# Found a REALLY old train....help



## Jessleeeliz (Dec 15, 2008)

Was rummaging through my grandmothers attic and I found a dusty, dirty BUT STILL SEALED NEVER OPENED "Life Like Work Train" Complete and Ready To Run HO Electric Train Set Item #08138. I cleaned off the plastic and minus a small tear in the plastic in the center...this train is in brand new perfect condition. I can't find it on any web site to even begin to get an idea of its age or value. Can anyone out there who knows anything about trains please ....please email me....I really need some help....Thanks

[email protected]


----------



## T-Man (May 16, 2008)

The HO boom started in the late 70's . Best guess, but the company was around since the 50's but HO came into being with plastic and that happened in the 70's. Life Like was part of that. Having lived through it, I wouldn't say that it is really old, but I will toss that one as a matter of perspective. I bought some HO at the time and Life Like was ok ,affordable but more of a toy than a model. Today the company is still around, so it must be doing something right. Unlike Tyco no collector site exist. I do have the present Hauler link you can compare with the picture
http://www.trainsetsonly.com/page/TSO/CTGY/LifeLike. All you can do is watch ebay and google a little. Not much info out there.


----------



## shaygetz (Sep 23, 2007)

You'll find it here>>> http://tycotrain.tripod.com/lifelikemodeltrainscollectorsresource/index.html

As to value, Life-Like was a mass produced toy train maker for many years before entering into the serious scale market back in the late 70s, early 80s. I won't venture as to value, the market simply isn't stable enough right now for such things.

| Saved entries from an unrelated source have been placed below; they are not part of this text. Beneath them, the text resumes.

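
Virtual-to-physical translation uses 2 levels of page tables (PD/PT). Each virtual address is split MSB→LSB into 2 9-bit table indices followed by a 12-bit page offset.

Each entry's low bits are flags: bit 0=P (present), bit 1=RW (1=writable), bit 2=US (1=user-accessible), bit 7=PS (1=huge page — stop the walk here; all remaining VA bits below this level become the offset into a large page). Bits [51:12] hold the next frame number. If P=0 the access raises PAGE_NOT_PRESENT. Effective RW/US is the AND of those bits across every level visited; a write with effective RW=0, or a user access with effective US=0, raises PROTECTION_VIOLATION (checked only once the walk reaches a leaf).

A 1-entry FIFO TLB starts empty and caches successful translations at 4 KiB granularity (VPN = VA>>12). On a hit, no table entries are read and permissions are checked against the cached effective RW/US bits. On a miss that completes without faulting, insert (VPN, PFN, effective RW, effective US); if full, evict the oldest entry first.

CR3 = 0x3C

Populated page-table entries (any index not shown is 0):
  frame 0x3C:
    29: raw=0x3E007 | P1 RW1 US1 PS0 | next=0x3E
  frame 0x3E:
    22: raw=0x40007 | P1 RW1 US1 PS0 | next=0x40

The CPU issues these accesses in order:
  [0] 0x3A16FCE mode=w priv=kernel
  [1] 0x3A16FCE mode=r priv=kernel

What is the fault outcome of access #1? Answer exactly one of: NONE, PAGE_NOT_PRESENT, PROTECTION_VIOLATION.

Per-access translation:
#0 VA=0x3A16FCE (w,kernel):
  L0: frame=0x3C idx=29 entry=0x3E007 [P=1 RW=1 US=1 PS=0]
  L1: frame=0x3E idx=22 entry=0x40007 [P=1 RW=1 US=1 PS=0]
  ⇒ phys 0x40FCE  [2 reads]
#1 VA=0x3A16FCE (r,kernel):
  TLB hit vpn=0x3A16 → PA=0x40FCE

Access #1 fault: NONE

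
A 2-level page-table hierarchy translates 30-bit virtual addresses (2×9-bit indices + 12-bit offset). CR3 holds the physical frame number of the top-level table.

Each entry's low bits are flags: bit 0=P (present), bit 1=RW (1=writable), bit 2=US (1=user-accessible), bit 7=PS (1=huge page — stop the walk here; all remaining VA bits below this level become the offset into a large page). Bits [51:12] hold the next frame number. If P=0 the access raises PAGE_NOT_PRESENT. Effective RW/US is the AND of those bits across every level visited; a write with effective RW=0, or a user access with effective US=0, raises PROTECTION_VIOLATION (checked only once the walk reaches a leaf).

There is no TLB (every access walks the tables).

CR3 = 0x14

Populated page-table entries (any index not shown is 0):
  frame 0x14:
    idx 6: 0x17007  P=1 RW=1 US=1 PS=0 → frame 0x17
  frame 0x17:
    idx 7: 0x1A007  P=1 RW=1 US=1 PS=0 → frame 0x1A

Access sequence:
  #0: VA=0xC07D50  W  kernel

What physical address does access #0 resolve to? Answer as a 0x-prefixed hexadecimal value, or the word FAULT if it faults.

Per-access translation:
#0 VA=0xC07D50 (w,kernel):
  lvl0: tbl 0x14, slot 6 ⇒ 0x17007 (P1/RW1/US1/PS0)
  lvl1: tbl 0x17, slot 7 ⇒ 0x1A007 (P1/RW1/US1/PS0)
  ✓ 0x1AD50  — 2 lookups

Access #0 PA: 0x1AD50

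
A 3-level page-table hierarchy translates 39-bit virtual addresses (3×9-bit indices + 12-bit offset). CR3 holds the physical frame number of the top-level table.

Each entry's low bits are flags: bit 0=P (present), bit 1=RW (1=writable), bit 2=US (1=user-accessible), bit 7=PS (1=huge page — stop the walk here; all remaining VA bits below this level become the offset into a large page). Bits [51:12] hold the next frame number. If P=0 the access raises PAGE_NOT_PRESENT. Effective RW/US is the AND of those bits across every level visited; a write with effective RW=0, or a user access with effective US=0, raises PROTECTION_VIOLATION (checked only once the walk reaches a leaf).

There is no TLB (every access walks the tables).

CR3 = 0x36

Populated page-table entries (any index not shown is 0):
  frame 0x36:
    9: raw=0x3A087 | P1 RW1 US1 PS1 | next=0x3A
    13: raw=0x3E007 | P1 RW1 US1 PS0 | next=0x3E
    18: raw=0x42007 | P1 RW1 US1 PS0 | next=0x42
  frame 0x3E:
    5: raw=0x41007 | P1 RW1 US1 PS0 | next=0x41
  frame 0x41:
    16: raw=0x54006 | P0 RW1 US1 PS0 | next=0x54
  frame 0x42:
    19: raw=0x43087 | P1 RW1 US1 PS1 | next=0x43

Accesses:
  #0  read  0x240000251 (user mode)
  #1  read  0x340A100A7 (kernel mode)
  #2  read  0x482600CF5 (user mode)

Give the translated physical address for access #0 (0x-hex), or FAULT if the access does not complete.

Trace:
#0 VA=0x240000251 (r,user):
  lvl0: tbl 0x36, slot 9 ⇒ 0x3A087 (P1/RW1/US1/PS1)
  ⇒ phys 0x3A251 (huge @L0)  [1 reads]
#1 VA=0x340A100A7 (r,kernel):
  lvl0: tbl 0x36, slot 13 ⇒ 0x3E007 (P1/RW1/US1/PS0)
  lvl1: tbl 0x3E, slot 5 ⇒ 0x41007 (P1/RW1/US1/PS0)
  lvl2: tbl 0x41, slot 16 ⇒ 0x54006 (P0/RW1/US1/PS0)
  → PAGE_NOT_PRESENT  (3 entries read)
#2 VA=0x482600CF5 (r,user):
  lvl0: tbl 0x36, slot 18 ⇒ 0x42007 (P1/RW1/US1/PS0)
  lvl1: tbl 0x42, slot 19 ⇒ 0x43087 (P1/RW1/US1/PS1)
  ⇒ phys 0x43CF5 (huge @L1)  [2 reads]

Access #0 PA: 0x3A251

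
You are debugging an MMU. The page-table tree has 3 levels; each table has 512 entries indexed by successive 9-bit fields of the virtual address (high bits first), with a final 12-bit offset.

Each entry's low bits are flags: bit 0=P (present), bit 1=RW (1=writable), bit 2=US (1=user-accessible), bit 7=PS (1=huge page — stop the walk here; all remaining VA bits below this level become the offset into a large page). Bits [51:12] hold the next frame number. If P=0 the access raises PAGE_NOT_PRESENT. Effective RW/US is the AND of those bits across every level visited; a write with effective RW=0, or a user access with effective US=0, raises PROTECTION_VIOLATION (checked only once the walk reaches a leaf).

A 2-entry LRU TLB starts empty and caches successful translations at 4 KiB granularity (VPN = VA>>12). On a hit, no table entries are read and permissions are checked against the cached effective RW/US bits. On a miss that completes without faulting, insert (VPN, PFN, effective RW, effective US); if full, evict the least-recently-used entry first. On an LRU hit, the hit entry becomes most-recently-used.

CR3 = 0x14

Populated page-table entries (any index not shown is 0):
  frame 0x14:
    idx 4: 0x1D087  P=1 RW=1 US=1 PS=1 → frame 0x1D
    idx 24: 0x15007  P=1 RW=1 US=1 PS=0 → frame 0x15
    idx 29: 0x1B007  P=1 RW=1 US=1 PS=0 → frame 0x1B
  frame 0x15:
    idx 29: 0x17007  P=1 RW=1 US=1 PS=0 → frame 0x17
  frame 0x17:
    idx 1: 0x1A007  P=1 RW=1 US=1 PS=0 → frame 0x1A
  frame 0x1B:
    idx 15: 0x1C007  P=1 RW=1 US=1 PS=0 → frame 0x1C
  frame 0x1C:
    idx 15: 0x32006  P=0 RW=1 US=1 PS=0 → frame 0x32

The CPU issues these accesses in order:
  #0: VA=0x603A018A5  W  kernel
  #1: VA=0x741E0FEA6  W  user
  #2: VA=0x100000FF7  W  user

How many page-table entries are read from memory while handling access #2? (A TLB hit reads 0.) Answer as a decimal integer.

Trace:
#0 VA=0x603A018A5 (w,kernel):
  lvl0: tbl 0x14, slot 24 ⇒ 0x15007 (P1/RW1/US1/PS0)
  lvl1: tbl 0x15, slot 29 ⇒ 0x17007 (P1/RW1/US1/PS0)
  lvl2: tbl 0x17, slot 1 ⇒ 0x1A007 (P1/RW1/US1/PS0)
  ✓ 0x1A8A5  — 3 lookups
#1 VA=0x741E0FEA6 (w,user):
  lvl0: tbl 0x14, slot 29 ⇒ 0x1B007 (P1/RW1/US1/PS0)
  lvl1: tbl 0x1B, slot 15 ⇒ 0x1C007 (P1/RW1/US1/PS0)
  lvl2: tbl 0x1C, slot 15 ⇒ 0x32006 (P0/RW1/US1/PS0)
  ✗ PAGE_NOT_PRESENT  [3 reads]
#2 VA=0x100000FF7 (w,user):
  lvl0: tbl 0x14, slot 4 ⇒ 0x1D087 (P1/RW1/US1/PS1)
  ✓ 0x1DFF7 (huge @L0)  — 1 lookups

Entries read for #2: 1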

Nice find and, welcome to the forum:thumbsup:


----------



## T-Man (May 16, 2008)

http://i143.photobucket.com/albums/r132/tonycook1966/Like-Like 1974/LL_74_P04_L.jpg

Thanks Bob :thumbsup:
I looked again and came up with this 1971( The Work Train) catalog page.I guess it is old.I wonder who the poor kid is who never got it?


----------



## Southern (Nov 17, 2008)

T-Man said:


> http://i143.photobucket.com/albums/r132/tonycook1966/Like-Like 1974/LL_74_P04_L.jpg
> 
> Thanks Bob :thumbsup:
> I wonder who the poor kid is who never got it?


That would be the one that took the pie out of the window.:laugh:


----------



## T-Man (May 16, 2008)

Welcome to the forum Southern!
Haven't had a chance to say HI.
Bob


----------